Wednesday, December 14, 2022

Getting a Break

Only one of our cars is running. Mike has spent several days on the ground, in the snow, just trying to fix a couple of our cars. “You can come work in my garage,” a neighbor said.

“That’s all right.” Mike smiled, a perpetual optimist. “But if you have a lift…?”

The neighbor shook his head.

I feel so bad for Mike. First he married a single mom with four kids, then his wife got terminal cancer, and then all of their cars slowly died…no matter how hard he worked on them in the cold—BUT he miraculously didn’t get frostbite. The End.

This car conundrum isn’t a big deal though since I work from home. Well, it didn’t seem like a big deal until today. Mike now works from 3 p.m. to 3 a.m. on alternating days of the week, and Indy had a mandatory school performance. (Don’t ya just love when kids tell you the day of the performance that they have to be there?) 

Sky let me borrow her car—thank God! But that only solved half the battle. “Indy, I’ll have to wait in the car. There are always a million cars. We’ve had to park blocks and blocks away, and you know  I can’t walk that far.”

“We’ll bring your wheelchair.”

“It doesn’t work in the snow.” 

I’d need her to pull me on a sled.

“Mama,” my baby girl’s eyes welled with tears. “You won’t be able to hear me in the car.”

Sometimes life is so unbearably hard. I don’t want to have cancer. I don’t want poor Mike to slave away always working even when he’s off of work. But God knows I’m doing everything I can. I’m still working part time even though doctors said they’re shocked I didn’t quit my job ages ago. But I’ve even worked from hospital rooms right after surgeries. I’ve done my very best—because I’ve seen Mike and our kids do the same.

So, I promised to walk inside to see Indy—no matter how much (not to be dramatic) it might feel like trekking behind a covered wagon across the plains without shoes.

She chirped as we drove along, so excited about the performance. “I prayed that God would help us. It’ll all work out.”

Sure, I thought. I don’t mean to be a jerk, but although I love God, I don’t think He always ensures that life will be fair. In fact, life is guaranteed to suck some of the time.

We got closer, and numerous cars filled the streets. My heart started to shatter. I’d be lucky to make it to the front entrance at all. But I didn’t want Indy to be late OR to see me struggling just to get inside, so I thought of something. “I don’t want you to get wet. I’ll drop you off at front. Okay?”

She nodded. Worried.

We waited behind a bunch of cars, and right when we got closer to the front, someone pulled out of a spot RIGHT by the main doors. It must’ve been the best spot ever! My eyes widened, and I waited in case someone else needed it in front of us, but no one swooped in to take it.

So, I parallel parked and could hardly believe our luck. 

“I can’t believe that just happened.”

“I know God doesn’t answer all of our prayers. Only He knows why…,” Indy said.

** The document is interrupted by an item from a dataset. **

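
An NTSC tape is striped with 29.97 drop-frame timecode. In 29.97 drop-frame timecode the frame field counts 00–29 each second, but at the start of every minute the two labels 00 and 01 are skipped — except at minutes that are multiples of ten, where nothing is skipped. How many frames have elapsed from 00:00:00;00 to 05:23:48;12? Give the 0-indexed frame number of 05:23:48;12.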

She smiled at me, the streetlights illuminating her already ecstatic face. “Maybe God knew YOU really needed a break.”

“Maybe He did.”

The performance went great—Indy always does an unforgettably spunky job, AND she did give me something to think about. After my oldest son died, I stopped praying as much because I figured God would do what He needs to; He knows better than I do anyway.

Tonight, that might’ve just seemed like a parking spot to most people, but it was a lot more to me and Indy. Maybe God does reach down and give us a break when we need it the most. That’s what tonight felt like anyway.

I took this picture right after the spinal team removed a tumor that had eaten my whole L3 vertebrae. You know I love editing (and getting a paycheck) when I’m even doing it from a hospital room. 😂

If you’re having a hard time, I hope you’ll “catch a break” soon. They sure do help!